For a full time carer, for example a spouse of someone living with dementia, it can be an extremely lonely road.
Recently I heard of someone who is at home, caring for a spouse, who is finding it more and more of a struggle to have any social interactions at all. I'm sure this is not unusual. But it is very sad to hear that people stop visiting because "they don't want to see their dear friend in decline".
As a person becomes more dependant and less able to socialise it can be hard for the partner to get out of the house. Sadly it can be a matter of just needing an extra pair of hands to help with the practicalities. Having friends and family willing to visit and offer support is important. But it can be hard to know what to do and how to help.
Staying in touch with the person and carer is the first and most important step. But this can be hard, feelings of inadequacy can make you want to avoid the situation completely.
We are all guilty of putting off the things in life that feel a bit hard. But in the case of visiting someone with a condition such as dementia, fear and social stigma play their part. We may find ourselves coming up with excuses for not keeping involved, the reality may be we are just scared of a situation we have no control over.
Some things we may say to ourselves:
The Carer is too busy for visitors. Are they? Did you ring and ask? Maybe the carer would love a visit. They may find getting out of the house difficult by themselves. They may enjoy the distraction of a conversation, a chance to hear about someone else's day or just a bit of gossip.
The person with dementia wouldn’t want you to see them like this or I want to remember them as they were. This again is an easy one to justify. The person themselves may have even said something in the past to indicate this. But situations change, people change. While your friend may no longer be able to crack the jokes they used to, they now may be a better listener, or appreciate your jokes more. They need to be seen for the valuable person they are now. You may see them as a completely different character than the one you used to know, but you still want to give them, and their partner, the care and consideration they deserve.
I don’t want to over tire or over stimulate the person. Your visit doesn’t have to be long. A short cuppa may be quite enough for all involved. It may be the carer really needs the visit and the person with dementia would enjoy listening, or not be involved at all - but do be conscious of not talking about the person in their presence. Ask the carer, see how it goes on the day. You may chance upon a good day where the person is very relaxed and happy for a longer visit.
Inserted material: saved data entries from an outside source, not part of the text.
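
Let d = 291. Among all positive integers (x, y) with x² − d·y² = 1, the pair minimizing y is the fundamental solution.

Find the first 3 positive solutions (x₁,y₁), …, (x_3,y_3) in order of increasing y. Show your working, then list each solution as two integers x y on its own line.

290 17
168199 9860
97555130 5718783

√291 → a₀=17, period (17,34); ℓ=2 even so k=1
step 0: (17, 1)  from 17·(1,0) + (0,1)
step 1: (290, 17)  from 17·(17,1) + (1,0)
fundamental: x₁=290, y₁=17  (since 84100 − 291·289 = 1)
(x_2, y_2) = (290·290 + 291·17·17, 290·17 + 17·290) = (168199, 9860)
(x_3, y_3) = (290·168199 + 291·17·9860, 290·9860 + 17·168199) = (97555130, 5718783)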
The person won't recognise me anyway. Sometime the carer may be in more need of the visit than their patient. Revitalising someone in their care role is something that should not be undervalued. Also it may appear that someone doesn't recognise you at the time, your visit may still be uplifting for them and even possibly stimulate memories after you have left.
It’s going to feel uncomfortable. Again yes it may feel uncomfortable, especially if you haven’t visited for a while. The individual could be at a stage where there is a possibility they may do or say something inappropriate. Remember a carer has to live with this every day, and your visit is about supporting the carer as much, or possibly more, than the individual. Talk to the carer before your visit, have some idea of what you could talk about. Or bring along something you could do together. Mindjig has games, reading material and conversation starters that may help with this.
I’ll visit in a week or two. This unfortunately can lead to putting it off indefinitely. Especially when the guilt for not visiting earlier kicks in. Our minds work overtime to justify our decisions and for some crazy reason, not having gone last week gives us a perfectly rational excuse for not visiting again this week. But if you really can’t get there, give them a call. A short phone conversation or visit to show you care may make a huge difference to a person's day.
“They may forget what you said
- but they will never forget how you made them feel.”